Il fatto che Persefone assaggi
il melograno è forse l’immagine più bella di tutto
il mito: il melograno è tradizionalmente il frutto
dell’aldilà ma anche della fertilità. Compare in
autunno dopo il raccolto, quando la stagione è
“matura”, e orna le nostre tavole durante le feste dei
morti. E’ un frutto diviso in due o più parti delimitate
da una membrana chiara molto legnosa e che “lega” in bocca,
ed ogni membrana è piena di succosi chicchi rossi. Mi viene
naturale associarlo alle ovaie piene di follicoli.
Quando Persefone
ritornerà sulla terra visibile, Demetra si accorgerà
subito che la figlia ha mangiato il frutto dei morti legandosi per
sempre a Plutone, da cui tornerà periodicamente. Significa che
nella giovane donna è avvenuto un cambiamento irreversibile. Non
è più una fanciulla.
Inoltre è significativo
che il melograno sia il frutto dei morti: la mortalità infatti
è strettamente connessa alla necessità di riprodursi per
continuare la specie. Noi esseri umani, per non sparire non abbiamo
nessun’altra possibilità che quella di continuare a
riprodurci.
Si tratta di un rapimento a
termine perché Plutone concede a Persefone di tornare sulla
terra di tanto in tanto, vale a dire che il periodo oscuro del mestruo
è limitato, come pure la necessità di isolarsi dagli
altri. A breve la donna torna “sulla terra”, torna ad
essere disponibile alle relazioni, fatto non soltanto sociale ma anche
biologico: avere delle relazioni infatti è la condizione sine
qua non per la continuazione della vita.
Infine, durante
l’assenza di Persefone, Demetra tanto piange e tanto si duole
fino a dichiarare un vero e proprio “sciopero” col quale
condanna la terra alla sterilità. Nulla di più ovvio: le
mestruazioni sono il segno, il marchio della sterilità,
poiché cadono inequivocabilmente là dove non
c’è gravidanza.
Il volto di Medusa
Anche il
mito di Medusa può simboleggiare lo stato della donna in fase
premestruale e mestruale. L’affinità è in primo
luogo fisica: prima e durante il mestruo in genere diventiamo brutte.

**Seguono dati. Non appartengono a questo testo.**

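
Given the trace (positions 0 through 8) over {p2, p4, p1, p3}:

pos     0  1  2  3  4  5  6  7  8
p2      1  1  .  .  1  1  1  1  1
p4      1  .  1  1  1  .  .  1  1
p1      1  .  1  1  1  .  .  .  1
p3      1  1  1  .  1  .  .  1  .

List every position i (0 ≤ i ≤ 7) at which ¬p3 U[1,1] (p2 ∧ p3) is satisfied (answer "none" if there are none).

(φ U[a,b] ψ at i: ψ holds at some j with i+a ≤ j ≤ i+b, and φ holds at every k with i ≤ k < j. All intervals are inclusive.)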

Improvvisamente i capelli diventano pesanti e opachi, la pelle grigia,
lo sguardo cupo, segnato e spento. Talvolta desideriamo vestirci di
scuro e ci incupiamo nel carattere: diventiamo insofferenti,
malinconiche, ricerchiamo la solitudine, il silenzio. Mostriamo, si
direbbe, il volto di Medusa.
Se questo è il vostro
caso, ecco che subentra anche l’affinità psicologica con
Medusa: vorremmo rifugiarci in un antro che non sia violato da nessuno
e che risulti repellente per allontanare tutti e garantire “a
noi” la tranquillità di cui abbisogniamo. Ma la vita
quotidiana ci impone di reprimere il desiderio di silenzio e di
continuare a comportarci come se fossimo in perenne fase ovulatoria, e
questo ci porta allo scatto d’ira, alla crisi isterica, alla
reazione violenta, fulminea, inaspettata, che lascia di pietra le
persone contro cui è rivolta.
La nostra è la reazione
di Medusa: esagerata, nella maggior parte dei casi “fuori
luogo”, non proporzionata alla causa di fastidio ma proporzionale
al desiderio di staccare e alla resistenza con cui ci accaniamo a fare
come se niente fosse.
Altra peculiarità di
Medusa è il serpente. Il serpente cambia pelle, muta,
così come la donna muta ogni mese e cambia la propria
“pelle” con lo sfaldamento dell’utero. A
tutt’oggi il serpente è il logo di medici e farmacisti, ma
nello specifico della vicenda di Medusa, il suo sangue raccolto da
Atena e condiviso con Asclepio contiene al contempo due opposti poteri,
essendo al tempo stesso terribile strumento di morte e potente
talismano risanatore: quale altro sangue è così
ambivalente, se non quello mestruale?